In the simplest terms, Keypath’s content team is overworked and understaffed, and, at that time, suffered from a severe lack of leadership. This meant what leadership existed was focused on keeping the workload manageable, which in practice meant refusing all but required changes and requests. Thus, the results of my first task bombed immediately and my improvements were never implemented.
Eventually leadership clued into the fact that the content team was leaderless and made a personnel change, but it was far too little coming way too late for me and others. In the several months around my departure, the marketing team shed at least a dozen people and lost nearly 20 during and just after my tenure. Generally speaking, when one person on a large team quits, the reason up can be chalked up as personal. But when over a dozen leave in the span of months, it points to systemic team-wide problems.

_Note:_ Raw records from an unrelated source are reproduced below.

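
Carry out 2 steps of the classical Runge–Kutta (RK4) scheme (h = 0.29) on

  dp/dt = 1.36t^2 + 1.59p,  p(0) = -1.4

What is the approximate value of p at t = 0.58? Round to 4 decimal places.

RK4: k1 = f(t_n, p_n); k2 = f(t_n + h/2, p_n + (h/2)·k1); k3 = f(t_n + h/2, p_n + (h/2)·k2); k4 = f(t_n + h, p_n + h·k3); p_{n+1} = p_n + (h/6)·(k1 + 2k2 + 2k3 + k4).
t=0.000000, p=-1.400000:
  k1 = f(0.000000, -1.400000) = -2.226000
  k2 = f(0.145000, -1.722770) = -2.710610
  k3 = f(0.145000, -1.793038) = -2.822337
  k4 = f(0.290000, -2.218478) = -3.413004
  p ← -1.400000 + (0.29/6)·(k1 + 2k2 + 2k3 + k4) = -2.207403
t=0.290000, p=-2.207403:
  k1 = f(0.290000, -2.207403) = -3.395395
  k2 = f(0.435000, -2.699736) = -4.035234
  k3 = f(0.435000, -2.792512) = -4.182749
  k4 = f(0.580000, -3.420401) = -4.980933
  p ← -2.207403 + (0.29/6)·(k1 + 2k2 + 2k3 + k4) = -3.406664
p(0.58) ≈ -3.4067

-3.4067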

In my estimation, Keypath has at least two:
First, the marketing team suffers from a perennial lack of leadership, the main upshot of which is that there is very little vertical communication. Marketing leadership controls strategy, but has more or less no idea what is happening on the ground tactically at any given time. When SEO informed the marketing leadership that operations would improve if the SEO team owned the content sourcing process, leadership had to ask if the content team was writing or buying blogs; talk about being out of touch. Conversely, those of us doing all the actual, tactical work had little or no say with regard to strategy. Personally, when I started, I was often asked for my strategic opinion. A few months later, that opinion started being ignored. Eventually, I was threatened with dismissal for voicing any opinion whatsoever; I adapted by either not giving feedback or making broad, positive blanket statements of little or no substance. My boss, with whom I had and still have a very strongly positive professional rapport, told me he sympathized with me, but still felt I should never be penalized for sharing my opinion. By the end of my time with Keypath, the writing was on the wall, not only was my opinion not valued, but having any opinion whatsoever in contradiction to anything was not allowed and would not be tolerated.
Second, the company on the whole suffers from the same problem: leadership is completely out of touch with the day-to-day goings on. The main upshot of this is that dissent of any kind is not tolerated and personnel are often summarily dismissed for actions as innocuous as voicing an original opinion. You can think of Keypath as a high school run by a clique who only wants to know what’s going on with those they consider cool. Everyone from director-level and up is more or less considered “in” and everyone else is not; without giving specifics, this characterization informs all internal processes, without exception. For me, because my position was just below that of a director, it meant my opinion was irrelevant and I was treated as wholly expendable, whereas directors with whom I worked, but who had no functional knowledge of my area of expertise, SEO, were more or less given carte blanche, even if this meant not making critical decisions. Coworkers with whom I’ve kept in contact have likewise told me they largely felt the same way. Imagine paying someone $60k, $70k, or $80k a year only to effectively tell them, “shut up and keep working.”